Why stay inside with Estela, you may ask? The answer is her voice. Listen to this passage, where Estela in her cell answers the question she assumes is on the minds of her unseen inquisitors, as well as us readers:
By now you’re probably wondering why I stayed. … My answer is the following: Why do you stay in your jobs? In your poky offices, in the factories and the shops on the other side of this wall?
I never stopped believing I would leave that house, but routine is treacherous; the repetition of the same rituals — open your eyes, close them, chew, swallow, brush your hair, brush your teeth — each one an attempt to gain mastery over time. A month, a week, the length and breadth of a life.

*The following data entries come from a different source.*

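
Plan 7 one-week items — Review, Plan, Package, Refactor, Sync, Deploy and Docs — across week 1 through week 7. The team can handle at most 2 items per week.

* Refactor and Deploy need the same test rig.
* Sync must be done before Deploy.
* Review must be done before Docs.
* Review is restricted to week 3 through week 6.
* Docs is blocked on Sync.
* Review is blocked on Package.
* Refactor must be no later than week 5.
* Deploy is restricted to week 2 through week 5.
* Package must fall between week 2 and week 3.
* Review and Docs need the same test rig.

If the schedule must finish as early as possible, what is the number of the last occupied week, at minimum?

4

The precedence chain requires at least 3 distinct weeks.
With at most 2 per week and 7 tasks, at least 4 weeks are needed.
Propagating the time windows through the other constraints, Docs can't land before week 4, so the schedule must run through at least week 4.
4 works (last occupied week: week 4): for example Plan in week 1, Deploy in week 2, Sync in week 1, Refactor in week 3, Review in week 3, Docs in week 4, Package in week 2.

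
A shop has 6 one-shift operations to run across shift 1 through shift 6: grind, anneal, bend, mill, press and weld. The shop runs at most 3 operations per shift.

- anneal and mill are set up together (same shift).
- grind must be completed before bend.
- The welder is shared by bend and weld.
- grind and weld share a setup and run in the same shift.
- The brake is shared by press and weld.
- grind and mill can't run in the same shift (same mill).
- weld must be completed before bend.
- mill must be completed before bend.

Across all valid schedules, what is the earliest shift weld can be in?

shift 1

Downstream work caps weld at shift 5.
weld at shift 1 is achievable: anneal -> shift 2, mill -> shift 2, bend -> shift 3, grind -> shift 1, press -> shift 2, weld -> shift 1.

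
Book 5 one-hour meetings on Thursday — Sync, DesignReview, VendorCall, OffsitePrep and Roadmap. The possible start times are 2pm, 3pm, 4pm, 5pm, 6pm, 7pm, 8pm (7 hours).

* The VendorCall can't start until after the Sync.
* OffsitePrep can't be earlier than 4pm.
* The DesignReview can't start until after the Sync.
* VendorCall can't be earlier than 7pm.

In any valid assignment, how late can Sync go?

Downstream work caps Sync at 7pm.
Sync at 7pm is achievable: DesignReview in 8pm, OffsitePrep in 4pm, Roadmap in 2pm, Sync in 7pm, VendorCall in 8pm.

7pm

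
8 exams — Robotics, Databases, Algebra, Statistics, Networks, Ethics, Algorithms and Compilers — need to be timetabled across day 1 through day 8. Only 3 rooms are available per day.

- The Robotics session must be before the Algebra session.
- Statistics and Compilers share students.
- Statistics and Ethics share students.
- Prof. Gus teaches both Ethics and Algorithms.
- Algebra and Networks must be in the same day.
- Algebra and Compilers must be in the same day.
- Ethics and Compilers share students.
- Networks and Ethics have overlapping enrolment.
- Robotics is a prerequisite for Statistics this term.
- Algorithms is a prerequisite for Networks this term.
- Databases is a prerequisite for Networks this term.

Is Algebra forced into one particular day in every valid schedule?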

There are so many sentences in this closely-observed novel where an image or comment suddenly swerves matters from the mundane to the revelatory: For instance, when Estela, in answer to an ad, first shows up at her employers’ address, the señora, then pregnant, looks her “up and down,” while the señor doesn’t even make eye contact: “He was texting on his phone [Estela recalls] and, without even glancing up, pointed at the kitchen door.”
When Julia, as a 2-year-old, begins to bite her nails so compulsively her cuticles bleed, Estela comments:
I kept thinking about the girl, … about her chubby, idle hands, always ready to pop those nails into her mouth, for them to be destroyed by her teeth. I never bit my nails. My mama didn’t either. I suppose for that you’d need to have your hands free.